Staffelholzübergabe beimInklusionsbeirat
Auch Bernd Seel, der scheidende Vorsitzende des Inklusionsbeirates der Stadt Hattersheim am Main, sowie dessen Nachfolgerin Tanja Klemm wohnten am vergangenen Freitag dem Rundgang durch die fast abschließend sanierte Stadthalle bei. Bürgermeister Klaus Schindling bedankte sich bei dieser Gelegenheit seitens der Verwaltung und persönlich dafür, dass Bernd Seel mit viel Herzblut jahrelang die Geschicke des Gremiums gelenkt hat.
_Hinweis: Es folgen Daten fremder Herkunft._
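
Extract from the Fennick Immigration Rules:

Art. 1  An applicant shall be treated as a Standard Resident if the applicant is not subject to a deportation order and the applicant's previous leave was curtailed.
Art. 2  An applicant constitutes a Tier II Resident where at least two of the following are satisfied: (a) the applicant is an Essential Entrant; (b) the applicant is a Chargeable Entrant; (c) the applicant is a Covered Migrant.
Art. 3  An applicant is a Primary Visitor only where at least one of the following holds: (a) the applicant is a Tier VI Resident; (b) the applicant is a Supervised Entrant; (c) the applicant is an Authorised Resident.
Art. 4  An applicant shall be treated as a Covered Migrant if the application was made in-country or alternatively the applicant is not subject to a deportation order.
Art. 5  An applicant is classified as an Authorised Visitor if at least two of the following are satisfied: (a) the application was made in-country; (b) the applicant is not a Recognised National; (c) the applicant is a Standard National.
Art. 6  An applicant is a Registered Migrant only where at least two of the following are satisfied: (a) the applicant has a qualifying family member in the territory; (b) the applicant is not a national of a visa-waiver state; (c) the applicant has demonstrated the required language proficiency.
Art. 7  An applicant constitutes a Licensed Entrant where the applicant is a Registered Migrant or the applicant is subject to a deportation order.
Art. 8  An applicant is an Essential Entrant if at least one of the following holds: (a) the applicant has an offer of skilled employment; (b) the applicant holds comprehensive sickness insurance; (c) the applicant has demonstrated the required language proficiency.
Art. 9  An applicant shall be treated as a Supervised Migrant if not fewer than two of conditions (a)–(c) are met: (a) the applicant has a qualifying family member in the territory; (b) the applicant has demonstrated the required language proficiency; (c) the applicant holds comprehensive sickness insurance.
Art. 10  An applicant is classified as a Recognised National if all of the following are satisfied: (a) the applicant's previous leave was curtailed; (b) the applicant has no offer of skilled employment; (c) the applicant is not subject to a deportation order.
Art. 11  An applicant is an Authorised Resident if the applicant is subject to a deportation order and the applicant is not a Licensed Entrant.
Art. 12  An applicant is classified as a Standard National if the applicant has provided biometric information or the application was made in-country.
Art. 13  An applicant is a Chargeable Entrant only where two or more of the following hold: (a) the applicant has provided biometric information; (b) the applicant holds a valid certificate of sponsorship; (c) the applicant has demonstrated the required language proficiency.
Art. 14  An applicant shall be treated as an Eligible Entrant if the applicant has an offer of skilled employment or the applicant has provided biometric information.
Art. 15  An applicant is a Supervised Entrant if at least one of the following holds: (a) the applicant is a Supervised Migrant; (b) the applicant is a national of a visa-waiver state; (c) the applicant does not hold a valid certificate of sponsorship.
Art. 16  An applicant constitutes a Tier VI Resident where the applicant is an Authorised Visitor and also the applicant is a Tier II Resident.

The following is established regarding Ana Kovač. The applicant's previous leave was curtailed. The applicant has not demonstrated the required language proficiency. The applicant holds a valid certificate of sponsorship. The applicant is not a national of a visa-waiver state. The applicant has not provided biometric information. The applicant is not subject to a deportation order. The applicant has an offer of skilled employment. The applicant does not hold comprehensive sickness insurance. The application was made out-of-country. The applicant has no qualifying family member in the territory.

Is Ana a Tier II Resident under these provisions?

Yes

Under article 8: the applicant has an offer of skilled employment? yes; or the applicant holds comprehensive sickness insurance? no; or the applicant has demonstrated the required language proficiency? no. So the applicant is an Essential Entrant.
Under article 13: the applicant has provided biometric information? no; the applicant holds a valid certificate of sponsorship? yes; the applicant has demonstrated the required language proficiency? no — 1 of 3 hold (need ≥2) → not satisfied.
Under article 4: the application was made in-country? no; or the applicant is not subject to a deportation order? yes. So the applicant is a Covered Migrant.
Under article 2: Essential Entrant (article 8)? yes; Chargeable Entrant (article 13)? no; Covered Migrant (article 4)? yes — 2 of 3 hold (need ≥2) → satisfied.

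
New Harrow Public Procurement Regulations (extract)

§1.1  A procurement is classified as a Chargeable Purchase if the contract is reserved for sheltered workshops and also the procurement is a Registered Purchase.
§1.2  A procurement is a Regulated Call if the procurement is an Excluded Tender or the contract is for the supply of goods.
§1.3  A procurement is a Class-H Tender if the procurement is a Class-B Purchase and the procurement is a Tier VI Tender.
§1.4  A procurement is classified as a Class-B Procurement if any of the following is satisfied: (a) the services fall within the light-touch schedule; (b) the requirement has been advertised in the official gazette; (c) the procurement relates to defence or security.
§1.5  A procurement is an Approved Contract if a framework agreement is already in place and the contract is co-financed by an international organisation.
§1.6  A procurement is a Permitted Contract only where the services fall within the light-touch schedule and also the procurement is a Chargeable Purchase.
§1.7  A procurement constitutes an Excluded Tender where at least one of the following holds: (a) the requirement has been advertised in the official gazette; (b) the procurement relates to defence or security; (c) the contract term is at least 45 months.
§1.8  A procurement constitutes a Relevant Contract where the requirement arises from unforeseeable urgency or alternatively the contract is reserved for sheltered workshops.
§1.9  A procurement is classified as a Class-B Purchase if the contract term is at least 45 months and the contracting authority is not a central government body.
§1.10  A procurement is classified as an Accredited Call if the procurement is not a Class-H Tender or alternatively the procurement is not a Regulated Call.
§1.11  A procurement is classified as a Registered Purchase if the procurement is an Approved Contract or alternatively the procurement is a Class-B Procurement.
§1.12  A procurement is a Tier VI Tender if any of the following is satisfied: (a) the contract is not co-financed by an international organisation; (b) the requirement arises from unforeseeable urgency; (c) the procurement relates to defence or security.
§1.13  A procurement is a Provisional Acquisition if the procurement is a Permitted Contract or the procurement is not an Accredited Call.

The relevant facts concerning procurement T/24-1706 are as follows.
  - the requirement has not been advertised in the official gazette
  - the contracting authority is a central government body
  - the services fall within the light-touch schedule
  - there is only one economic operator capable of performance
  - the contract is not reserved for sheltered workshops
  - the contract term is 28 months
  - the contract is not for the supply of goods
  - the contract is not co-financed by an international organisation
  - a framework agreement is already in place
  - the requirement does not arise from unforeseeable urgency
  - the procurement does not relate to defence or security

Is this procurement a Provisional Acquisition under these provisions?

§1.5 — Approved Contract: [a framework agreement is already in place? yes] AND [the contract is co-financed by an international organisation? no] → not satisfied.
§1.4 — Class-B Procurement: [the services fall within the light-touch schedule? yes] OR [the requirement has been advertised in the official gazette? no] OR [the procurement relates to defence or security? no] → satisfied.
§1.11 — Registered Purchase: [Approved Contract (§1.5)? no] OR [Class-B Procurement (§1.4)? yes] → satisfied.
§1.1 — Chargeable Purchase: [the contract is reserved for sheltered workshops? no] AND [Registered Purchase (§1.11)? yes] → not satisfied.
§1.6 — Permitted Contract: [the services fall within the light-touch schedule? yes] AND [Chargeable Purchase (§1.1)? no] → not satisfied.
§1.9 — Class-B Purchase: [contract term: 28 months ≥ 45 months? no] AND [the contracting authority is not a central government body? no] → not satisfied.
§1.12 — Tier VI Tender: [the contract is not co-financed by an international organisation? yes] OR [the requirement arises from unforeseeable urgency? no] OR [the procurement relates to defence or security? no] → satisfied.
§1.3 — Class-H Tender: [Class-B Purchase (§1.9)? no] AND [Tier VI Tender (§1.12)? yes] → not satisfied.
§1.7 — Excluded Tender: [the requirement has been advertised in the official gazette? no] OR [the procurement relates to defence or security? no] OR [contract term: 28 months ≥ 45 months? no] → not satisfied.
§1.2 — Regulated Call: [Excluded Tender (§1.7)? no] OR [the contract is for the supply of goods? no] → not satisfied.
§1.10 — Accredited Call: [not a Class-H Tender (§1.3)? yes] OR [not a Regulated Call (§1.2)? yes] → satisfied.
§1.13 — Provisional Acquisition: [Permitted Contract (§1.6)? no] OR [not an Accredited Call (§1.10)? no] → not satisfied.

No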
Dabei befand er sich stets im konstruktiven Dialog und hat immer den Finger in die Wunde gelegt, so dass letztendlich viele inklusionsrelevante Dinge für Menschen mit Beeinträchtigungen im Stadtbild umgesetzt wurden.
Und natürlich freue man sich seitens der Verwaltung nun auf eine "gute, harmonische und zielführende Zusammenarbeit" mit Tanja Klemm, einer "sehr engagierten Dame in unserer Stadtgesellschaft", die seit zwei Jahren auch beruflich für den Evangelischen Verein für Innere Mission in Nassau (EVIM) tätig ist, so Bürgermeister Schindling anerkennend.
Letzte Schritte
Die nächsten großen Schritte, die auf die nun stattfindende Inbetriebnahme der Publikumsbereiche der Halle folgen, sind auch bereits absehbar: Zunächst wird in Abstimmung mit dem neuen Gastronomen der Ausbau bzw. die Modernisierung der alten Gastronomie durchgeführt. Hierzu ist man derzeit intensiv in den Details der Ausführungsplanungen, um durch Einsatz effizienter Technik einen nachhaltigen gastronomischen Betrieb zu sichern.
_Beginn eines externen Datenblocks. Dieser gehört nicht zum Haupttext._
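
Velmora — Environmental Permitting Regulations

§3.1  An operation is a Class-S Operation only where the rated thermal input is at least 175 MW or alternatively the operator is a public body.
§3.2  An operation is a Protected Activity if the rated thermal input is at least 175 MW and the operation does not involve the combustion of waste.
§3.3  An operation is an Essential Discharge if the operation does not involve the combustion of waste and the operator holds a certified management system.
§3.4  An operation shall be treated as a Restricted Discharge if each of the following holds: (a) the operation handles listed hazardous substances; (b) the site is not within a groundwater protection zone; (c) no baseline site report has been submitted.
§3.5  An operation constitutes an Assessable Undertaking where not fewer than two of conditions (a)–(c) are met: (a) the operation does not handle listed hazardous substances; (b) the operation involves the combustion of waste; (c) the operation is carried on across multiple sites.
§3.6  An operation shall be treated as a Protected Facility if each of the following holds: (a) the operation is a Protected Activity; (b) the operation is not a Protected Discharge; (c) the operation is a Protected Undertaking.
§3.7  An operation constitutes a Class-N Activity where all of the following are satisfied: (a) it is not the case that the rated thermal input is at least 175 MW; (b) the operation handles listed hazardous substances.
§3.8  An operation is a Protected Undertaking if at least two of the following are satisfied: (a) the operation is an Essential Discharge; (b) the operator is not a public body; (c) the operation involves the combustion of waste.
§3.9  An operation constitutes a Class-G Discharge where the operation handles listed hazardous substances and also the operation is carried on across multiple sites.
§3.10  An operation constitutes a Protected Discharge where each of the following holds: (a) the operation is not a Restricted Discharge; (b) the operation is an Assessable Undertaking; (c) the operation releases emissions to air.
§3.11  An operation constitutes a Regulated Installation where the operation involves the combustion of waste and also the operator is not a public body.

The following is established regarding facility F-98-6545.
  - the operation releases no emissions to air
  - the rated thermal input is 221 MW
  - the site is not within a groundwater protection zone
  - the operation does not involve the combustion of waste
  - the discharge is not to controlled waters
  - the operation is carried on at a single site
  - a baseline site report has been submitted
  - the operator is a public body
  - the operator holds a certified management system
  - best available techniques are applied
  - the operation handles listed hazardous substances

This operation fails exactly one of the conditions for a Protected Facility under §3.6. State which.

§3.2 — Protected Activity: [rated thermal input: 221 MW ≥ 175 MW? yes] AND [the operation does not involve the combustion of waste? yes] → satisfied.
§3.4 — Restricted Discharge: [the operation handles listed hazardous substances? yes] AND [the site is not within a groundwater protection zone? yes] AND [no baseline site report has been submitted? no] → not satisfied.
§3.5 — Assessable Undertaking: the operation does not handle listed hazardous substances? no; the operation involves the combustion of waste? no; the operation is carried on across multiple sites? no — 0 of 3 hold (need ≥2) → not satisfied.
§3.10 — Protected Discharge: [not a Restricted Discharge (§3.4)? yes] AND [Assessable Undertaking (§3.5)? no] AND [the operation releases emissions to air? no] → not satisfied.
§3.3 — Essential Discharge: [the operation does not involve the combustion of waste? yes] AND [the operator holds a certified management system? yes] → satisfied.
§3.8 — Protected Undertaking: Essential Discharge (§3.3)? yes; the operator is not a public body? no; the operation involves the combustion of waste? no — 1 of 3 hold (need ≥2) → not satisfied.
§3.6 — Protected Facility: [Protected Activity (§3.2)? yes] AND [not a Protected Discharge (§3.10)? yes] AND [Protected Undertaking (§3.8)? no] → not satisfied.

Protected Undertaking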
Parallel zum festen gastronomischen Betrieb in der "guten Stube" wird zusätzlich ein professioneller Cateringservice gesucht, der eine feste Station in der Stadthalle haben soll. Hier zubereitete Gerichte für große Events sollen dann sowohl direkt vor Ort serviert, aber gegebenenfalls auch zu einem anderen, externen Veranstaltungsort gebracht werden können.
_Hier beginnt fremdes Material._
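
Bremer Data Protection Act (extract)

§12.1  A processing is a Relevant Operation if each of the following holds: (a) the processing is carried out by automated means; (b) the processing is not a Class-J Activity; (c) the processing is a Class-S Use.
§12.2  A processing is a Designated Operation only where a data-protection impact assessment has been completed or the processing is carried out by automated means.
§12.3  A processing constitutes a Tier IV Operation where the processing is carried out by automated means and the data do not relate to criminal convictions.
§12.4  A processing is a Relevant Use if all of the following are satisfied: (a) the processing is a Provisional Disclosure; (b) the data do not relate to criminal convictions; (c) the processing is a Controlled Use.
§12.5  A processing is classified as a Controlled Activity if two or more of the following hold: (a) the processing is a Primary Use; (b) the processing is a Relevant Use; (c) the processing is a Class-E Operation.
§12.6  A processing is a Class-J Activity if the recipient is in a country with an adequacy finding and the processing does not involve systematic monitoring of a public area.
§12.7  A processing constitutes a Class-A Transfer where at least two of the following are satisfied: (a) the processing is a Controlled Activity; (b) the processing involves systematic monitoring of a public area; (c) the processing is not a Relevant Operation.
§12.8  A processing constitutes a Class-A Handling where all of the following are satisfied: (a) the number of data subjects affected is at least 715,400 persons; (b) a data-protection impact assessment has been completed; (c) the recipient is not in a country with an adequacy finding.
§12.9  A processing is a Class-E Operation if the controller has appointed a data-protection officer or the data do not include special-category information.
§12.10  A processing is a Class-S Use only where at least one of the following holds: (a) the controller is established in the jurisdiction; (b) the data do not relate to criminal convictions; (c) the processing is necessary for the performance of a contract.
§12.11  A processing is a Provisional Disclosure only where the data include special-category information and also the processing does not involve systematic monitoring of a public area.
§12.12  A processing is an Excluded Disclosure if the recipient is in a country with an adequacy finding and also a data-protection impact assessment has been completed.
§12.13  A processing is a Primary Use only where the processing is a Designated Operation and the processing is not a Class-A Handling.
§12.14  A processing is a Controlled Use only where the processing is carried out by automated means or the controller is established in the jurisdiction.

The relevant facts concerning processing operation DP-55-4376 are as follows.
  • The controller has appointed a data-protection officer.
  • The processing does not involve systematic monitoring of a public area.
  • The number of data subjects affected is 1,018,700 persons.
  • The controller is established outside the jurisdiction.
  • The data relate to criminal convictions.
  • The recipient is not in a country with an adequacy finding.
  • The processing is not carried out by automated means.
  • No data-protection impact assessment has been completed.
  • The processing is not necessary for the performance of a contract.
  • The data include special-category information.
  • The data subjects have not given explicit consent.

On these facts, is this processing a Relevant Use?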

Die zweite große Maßnahme wird die Ertüchtigung der prägnanten, ebenfalls denkmalgeschützten Außenanlagen- und Terrassenflächen sein, mit neuer Brunnentechnik und einer gesteuerten Wasserberegnung, die auch noch in diesem Jahr erfolgen soll. Zentral soll aber vor allem die Erlebbarkeit des Gebäudes und die Eingliederung des gesamten Ensembles ins das nun gewachsene und gewandelte städtebauliche Umfeld im Mittelpunkt stehen. Und natürlich werden auch diese Schritte allesamt unter Einbezug der Landesdenkmalpflege vollzogen.